Banned for life in 2011, Daniel Köllerer isn't really missed by his former colleagues on the ATP tour. Unbearable and provocative, the Austrian multiplied the controversies and hostilities. But at the end of day, "Crazy Dani" was maybe just a tennis player and a very sad man.
Rafael Nadal has never had the chance to cross paths with Daniel Köllerer on a court. The Spaniard was then not part of the many enemies that have marked the career of the Austrian. But that was before the latter talked to the Austrian website Sportwoche in September 2013: "Nadal cannot be negative. After seven months off due to injury, he returned and won 10 tournaments out of 13. It's impossible, impossible! Nobody believes that he doesn't take anything. But imagine what it would mean for tennis if Nadal tested positive." Moving forward, "Crazy Dani" wondered how David Ferrer could smoke a cigarette before his matches and then run like a rabbit. If David Ferrer has never answered those unfounded accusations, no more than Rafa, his uncle Toni Nadal, however, preferred to reply with contempt: "I don't even know that person. Köllerer has no credibility."
The uncle and coach of the Majorcan is lying on one point: he has to know Daniel Köllerer. In eight years on the ATP Tour, the native of Wels has earned a reputation to make John McEnroe looks like an angel... But he never had the same results than “superbrat”. The legend of "Crazy Dani" began on a tour in South America in 2006. Like his idol Thomas Muster, Köllerer was fond of clay. And as his illustrious compatriot, he already had the reputation to be an angry and temperamental player. Problems with his opponents and insults to the umpires, the Austrian kept going off the rails and earned a six-month suspension for his efforts. But at 22, he still had the excuse of age. Roger Federer was a naughty boy before becoming a Zen master. Except that Daniel Köllerer never reached the age of reason.
Spitting and racial abuse
While his career wasn’t really taking off and he seemed stuck in Challengers tournament, he continued to churn out scandals wherever he posed (and broke) his racquet. Sometimes his opponents refused to shake his hand at the end of the match, such as the Brazilian Marcos Daniel that he called a "monkey" and advised to "return to his jungle." Federico Luzzi (who died in 2009 from leukaemia) once had the weakness to accept his handshake. Except that the Italian didn't see that his opponent had spit in his hand before. With such behaviour, he was struggling to find sparring partners to train with him. "All the players hate him, summed up his compatriot Stefan Koubek, who also almost strangled him during a game of the Austrian championship. In his mouth, the words "asshole" is a flower. If spectators could understand his insults, they would break his neck."

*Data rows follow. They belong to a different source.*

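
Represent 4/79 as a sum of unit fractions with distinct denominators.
1/20 + 1/1580

Greedy algorithm:
4/79: ceiling(79/4) = 20, use 1/20
1/1580: ceiling(1580/1) = 1580, use 1/1580
Result: 4/79 = 1/20 + 1/1580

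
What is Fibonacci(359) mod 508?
413

Matrix identity: Q^n = [[F_(n+1), F_n], [F_n, F_(n-1)]] with Q = [[1,1],[1,0]].
n = 359 = 101100111₂. Square-and-multiply, entries mod 508:
Q^1 = [[1,1],[1,0]]
Q^2 = (Q^1)² = [[2,1],[1,1]]
Q^5 = (Q^2)²·Q = [[8,5],[5,3]]
Q^11 = (Q^5)²·Q = [[144,89],[89,55]]
Q^22 = (Q^11)² = [[209,439],[439,278]]
Q^44 = (Q^22)² = [[182,433],[433,257]]
Q^89 = (Q^44)²·Q = [[236,141],[141,95]]
Q^179 = (Q^89)²·Q = [[328,393],[393,443]]
Q^359 = (Q^179)²·Q = [[140,413],[413,235]]
F_359 mod 508 = Q^359[0][1] = 413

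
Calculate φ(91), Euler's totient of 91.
72

91 = 7 × 13
φ(n) = n × ∏(1 - 1/p) for each prime p dividing n
φ(91) = 91 × (1 - 1/7) × (1 - 1/13) = 72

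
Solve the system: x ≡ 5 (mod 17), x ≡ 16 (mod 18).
124

Using Chinese Remainder Theorem:
M = 17 × 18 = 306
M1 = 18, M2 = 17
y1 = 18^(-1) mod 17 = 1
y2 = 17^(-1) mod 18 = 17
x = (5×18×1 + 16×17×17) mod 306 = 124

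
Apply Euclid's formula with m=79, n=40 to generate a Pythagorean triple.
(4641, 6320, 7841)

Euclid's formula: a = m² - n², b = 2mn, c = m² + n²
m = 79, n = 40
a = 79² - 40² = 6241 - 1600 = 4641
b = 2 × 79 × 40 = 6320
c = 79² + 40² = 6241 + 1600 = 7841
Verification: 4641² + 6320² = 21538881 + 39942400 = 61481281 = 7841² ✓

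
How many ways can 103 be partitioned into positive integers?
271248950

p(n) counts ways to write n as a sum of positive integers (order ignored).
Euler's pentagonal recurrence: p(k) = p(k-1) + p(k-2) - p(k-5) - p(k-7) + p(k-12) + p(k-15) - ... (offsets j(3j∓1)/2, signs ++--, p(0)=1, p(<0)=0).
DP table for k = 0..102: p(0)=1, p(1)=1, p(2)=2, p(3)=3, p(4)=5, p(5)=7, p(6)=11, p(7)=15, p(8)=22, p(9)=30, p(10)=42, p(11)=56, p(12)=77, p(13)=101, p(14)=135, p(15)=176, p(16)=231, p(17)=297, p(18)=385, p(19)=490, p(20)=627, p(21)=792, p(22)=1002, p(23)=1255, p(24)=1575, p(25)=1958, p(26)=2436, p(27)=3010, p(28)=3718, p(29)=4565, p(30)=5604, p(31)=6842, p(32)=8349, p(33)=10143, p(34)=12310, p(35)=14883, p(36)=17977, p(37)=21637, p(38)=26015, p(39)=31185, p(40)=37338, p(41)=44583, p(42)=53174, p(43)=63261, p(44)=75175, p(45)=89134, p(46)=105558, p(47)=124754, p(48)=147273, p(49)=173525, p(50)=204226, p(51)=239943, p(52)=281589, p(53)=329931, p(54)=386155, p(55)=451276, p(56)=526823, p(57)=614154, p(58)=715220, p(59)=831820, p(60)=966467, p(61)=1121505, p(62)=1300156, p(63)=1505499, p(64)=1741630, p(65)=2012558, p(66)=2323520, p(67)=2679689, p(68)=3087735, p(69)=3554345, p(70)=4087968, p(71)=4697205, p(72)=5392783, p(73)=6185689, p(74)=7089500, p(75)=8118264, p(76)=9289091, p(77)=10619863, p(78)=12132164, p(79)=13848650, p(80)=15796476, p(81)=18004327, p(82)=20506255, p(83)=23338469, p(84)=26543660, p(85)=30167357, p(86)=34262962, p(87)=38887673, p(88)=44108109, p(89)=49995925, p(90)=56634173, p(91)=64112359, p(92)=72533807, p(93)=82010177, p(94)=92669720, p(95)=104651419, p(96)=118114304, p(97)=133230930, p(98)=150198136, p(99)=169229875, p(100)=190569292, p(101)=214481126, p(102)=241265379.
Final step: p(103) = p(102) + p(101) - p(98) - p(96) + p(91) + p(88) - p(81) - p(77) + p(68) + p(63) - p(52) - p(46) + p(33) + p(26) - p(11) - p(3)
= 241265379 + 214481126 - 150198136 - 118114304 + 64112359 + 44108109 - 18004327 - 10619863 + 3087735 + 1505499 - 281589 - 105558 + 10143 + 2436 - 56 - 3
= 271248950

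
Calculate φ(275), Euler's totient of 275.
200

275 = 5^2 × 11
φ(n) = n × ∏(1 - 1/p) for each prime p dividing n
φ(275) = 275 × (1 - 1/5) × (1 - 1/11) = 200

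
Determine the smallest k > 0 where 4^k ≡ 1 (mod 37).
18

37 is prime, so ord(4) divides φ(37) = 36.
Divisors of 36: 1, 2, 3, 4, 6, 9, 12, 18, 36.
Repeated squaring: 4^1 ≡ 4, 4^2 ≡ 16, 4^4 ≡ 34, 4^8 ≡ 9, 4^16 ≡ 7, 4^32 ≡ 12 (mod 37).
Test 4^d mod 37 for each divisor d in increasing order:
4^1 ≡ 4
4^2 ≡ 16
4^3 = 4^2·4^1 ≡ 27
4^4 ≡ 34
4^6 = 4^4·4^2 ≡ 26
4^9 = 4^8·4^1 ≡ 36
4^12 = 4^8·4^4 ≡ 10
4^18 = 4^16·4^2 ≡ 1  ← first divisor giving 1
The order is 18.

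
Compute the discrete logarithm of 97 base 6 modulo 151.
88

Baby-step giant-step with step n = ⌈√151⌉ = 13.
Baby steps 6^j mod 151 (j:value) for j=0..12: 0:1, 1:6, 2:36, 3:65, 4:88, 5:75, 6:148, 7:133, 8:43, 9:107, 10:38, 11:77, 12:9.
Giant-step multiplier: 6^(-13) ≡ 6^(150-13) = 6^137 ≡ 14 (mod 151).
Giant steps γ_i = 97·14^i mod 151: γ_0=97, γ_1=150, γ_2=137, γ_3=106, γ_4=125, γ_5=89, γ_6=38 (in table at j=10).
x = i·n + j = 6·13 + 10 = 88.
Check: 6^88 ≡ 97 (mod 151).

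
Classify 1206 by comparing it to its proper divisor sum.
abundant

Proper divisors of 1206: sum = 1 + 2 + 3 + 6 + 9 + 18 + 67 + 134 + 201 + 402 + 603 = 1446
Since 1446 > 1206, 1206 is abundant.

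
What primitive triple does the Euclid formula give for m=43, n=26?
(1173, 2236, 2525)

Euclid's formula: a = m² - n², b = 2mn, c = m² + n²
m = 43, n = 26
a = 43² - 26² = 1849 - 676 = 1173
b = 2 × 43 × 26 = 2236
c = 43² + 26² = 1849 + 676 = 2525
Verification: 1173² + 2236² = 1375929 + 4999696 = 6375625 = 2525² ✓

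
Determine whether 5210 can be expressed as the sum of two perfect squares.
13² + 71² (a=13, b=71)

Factorization: 5210 = 2 × 5 × 521
By Fermat: n is sum of two squares iff every prime p ≡ 3 (mod 4) appears to even power.
All primes ≡ 3 (mod 4) appear to even power.
Search a = 0, 1, 2, … for 5210 - a² a perfect square: first hit at a = 13: 5210 - 169 = 5041 = 71².
5210 = 13² + 71² = 169 + 5041 ✓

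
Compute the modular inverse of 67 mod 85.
33

gcd(67, 85) = 1, so the inverse exists.
Extended Euclidean algorithm on (85, 67):
85 = 1 × 67 + 18  ⟹  18 = (1)·85 + (-1)·67
67 = 3 × 18 + 13  ⟹  13 = (-3)·85 + (4)·67
18 = 1 × 13 + 5  ⟹  5 = (4)·85 + (-5)·67
13 = 2 × 5 + 3  ⟹  3 = (-11)·85 + (14)·67
5 = 1 × 3 + 2  ⟹  2 = (15)·85 + (-19)·67
3 = 1 × 2 + 1  ⟹  1 = (-26)·85 + (33)·67
So (33)·67 ≡ 1 (mod 85), i.e. 67^(-1) ≡ 33 (mod 85).
Check: 67 × 33 = 2211 ≡ 1 (mod 85)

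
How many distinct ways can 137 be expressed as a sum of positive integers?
11097645016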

Nobody likes him? Oh well. He's not on the tour to make friends. "I don't care about what others say about me. If I have to change, I will do it for me, not to please others," he said in 2009. At that time, the Austrian seemed (slightly) calmer and results were showing it. He was flirting with the top 50 (55th in October, his highest ranking) and found in Knogler Simone, a coach who understood him or at least tried. "As soon as he sets foot on the court, Dani acts like he’s fighting for his life," analysed the coach. But neither Knogler nor the psychological counsellor that he was seeing could manage to fundamentally change him.
Jesus, grief and court number 8
In 2010, the Austrian lost his mother to cancer. If he kept playing on the tour, the passion was gone. Köllerer didn’t really give much during his matches. At Roland Garros, he offered the spectacle of a lost player and man in his defeat in the first round against the Russian Teymuraz Gabashvili. On the court number 8, he discussed his unhappiness with some Austrian fans: "You can't imagine how I much pain I'm in." But the worst was yet to come. In May 2011, he got banned for life for posting on his website information on odds for three games between October 2009 and July 2010. In 2012, the Court of Arbitration for Sport (CAS) confirmed the sentence. At not even 30 years old, Daniel Köllerer had to give up a sport that he loved to hate. A cruel end for a boy who had tattooed on his body "Jesus walks with me" and "Number 1". Obviously, Jesus had other plans for him.